Background: Unspecific symptoms often proceed a serious chronic disease condition long before the onset of the disease. The role of an unspecific premonitory symptom (UPMS) pattern as premonitory signs of subsequent type 2 diabetes mellitus (T2DM) diagnosis independent of established cardio-metabolic risk factors is unclear and therefore was examined in the present study.
Methods: The study population consisted of 10,566 participants aged 25-74 years at baseline drawn from the population-based MONICA/KORA Cohort Study conducted in 1984-2009 in the Augsburg region (Germany). Unspecific premonitory symptoms were assessed following the Somatic Symptom Scale-8 (SSS-8). The impact of the score on T2DM risk within a mean follow-up time of 16 years was estimated by Cox regression.

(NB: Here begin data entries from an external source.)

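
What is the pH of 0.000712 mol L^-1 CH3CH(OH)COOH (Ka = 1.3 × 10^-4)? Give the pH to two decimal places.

CH3CH(OH)COOH ⇌ CH3CH(OH)COO- + H+
Ka = [H+]²/(0.000712 − [H+]) = 1.3 × 10^-4
The 5% rule fails; solving [H+]² + Ka·[H+] − Ka·C₀ = 0 exactly:
[H+] = (−Ka + √(Ka² + 4·Ka·C₀))/2 = 2.46 × 10^-4 M
pH = −log[H+] = −log(2.46 × 10^-4) = 3.61

pH = 3.61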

Results: Within follow-up, 974 newly diagnosed T2DM cases were observed. The risk for T2DM increased by a hazard ratio (HR) of 1.03 (95% CI 1.01-1.04, p value < 0.001) for a one unit increase of the UPMS score in a Cox model adjusted for age, sex and survey. Additional adjustment for cardio-metabolic risk factors attenuated this effect (HR = 1.02) but significance remained (p value = 0.01).
Conclusions: Suffering from an elevated burden of unspecific somatic symptoms is associated with T2DM long before the onset and independent of established cardio-metabolic risk factors. Further research is needed to obtain insight in potential underlying pathophysiological mechanisms.